# Jazz standard backing tracks anywhere?



## SnowfaLL (Mar 19, 2007)

Hey, looking for some jazz standard backing tracks.. Anyone know where to find any? Someone said guitarbt.com but I couldnt find anything there..

Looking for stuff like All blues, Giant steps, my favorite things, the like...


----------



## distressed_romeo (Mar 19, 2007)

I've never seen any apart from ones that come with transcriptions in guitar magazines...

Is this for your audition? Why don't you try playing it solo, and doing more of a chord-melody thing? That style's really challenging, but sounds stunning if you can pull it off...


----------



## SnowfaLL (Mar 19, 2007)

mainly for fun, but i would like it maybe for an audition cause then I could just do some chordal melody parts for like the first 2 minutes, then let it run on while i improvise abit.. i think thats what they are looking for, to be able to improvise over it, but also do the chordal melodies..
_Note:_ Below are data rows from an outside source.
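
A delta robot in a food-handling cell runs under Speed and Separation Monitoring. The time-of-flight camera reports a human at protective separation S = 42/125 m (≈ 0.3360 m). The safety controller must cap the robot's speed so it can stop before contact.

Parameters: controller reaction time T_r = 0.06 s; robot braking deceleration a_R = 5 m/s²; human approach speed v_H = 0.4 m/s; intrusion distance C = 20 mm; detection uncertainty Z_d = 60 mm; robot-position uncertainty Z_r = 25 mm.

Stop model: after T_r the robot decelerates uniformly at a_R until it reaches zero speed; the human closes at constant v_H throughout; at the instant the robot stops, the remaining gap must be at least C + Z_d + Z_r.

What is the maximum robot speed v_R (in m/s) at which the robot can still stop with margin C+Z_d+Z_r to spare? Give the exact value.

v_R_max = 9/10 m/s = 0.9000 m/s

collect terms ⇒ (1/10)·v_R² + (7/50)·v_R + (-207/1000) = 0
  disc = (7/50)² − 4·(1/10)·(-207/1000) = 64/625 ; √disc = 8/25
  v_R = (−(7/50) + 8/25) / (2·(1/10)) = 9/10 m/s
check:
braking lasts T_s = (9/10)/5 = 0.1800 s
reaction-phase robot travel = 0.9000·0.0600 = 0.0540 m
braking distance = 0.9000²/(2·5.0000) = 0.0810 m
human closes 0.4000·0.2400 = 0.0960 m
margins: 0.0200+0.0600+0.0250 = 0.1050 m
sum ≈ 0.0540+0.0810+0.0960+0.1050 ≈ 0.3360 m = S ✓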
but i want alot of them to help me improvising and just overall getting the feel for all the ones i hardly ever listened to


----------



## distressed_romeo (Mar 19, 2007)

If you really want to impress them, try soloing without any backing after you move out of the chord melody. If you can still hear the changes and the rhythm of the piece in your lines, then you know you're on to something... If you listen to really great solo guitarists like Joe Pass, they can take a single-line solo whilst occasionally harmonising notes in their lines, as they're always completely aware of what's happenning in the harmony, even if there isn't an instrument spelling it out for them.

Have you gone on Youtube and researched different versions of the songs you want to play? That's been what really helped me since I started learning standards. If possible, find vocal as well as instrumental versions of tunes, as those'll help you learn the melody faster.


----------



## SnowfaLL (Mar 19, 2007)

yea dont think im ready for that, I would love to but I also gotta finish up "Street Demon" by Marty Friedman as my audition song, and its got some crazy solos.. That + all the music theory studying + jazz standards + sleep.. Not enough time to get fancy.

Yea been looking at tons of youtube vids for this past week, some are interesting.. Scott Henderson has nice versions around


----------



## rahul_mukerji (May 15, 2007)

Late reply but have you checked out  Jamey Aebersold site ?

His books come with backing tracks of Jazz standards. For about 15 bucks you can get your hands on some good standards.

I haevn't found any free Jazz BTs yet !


----------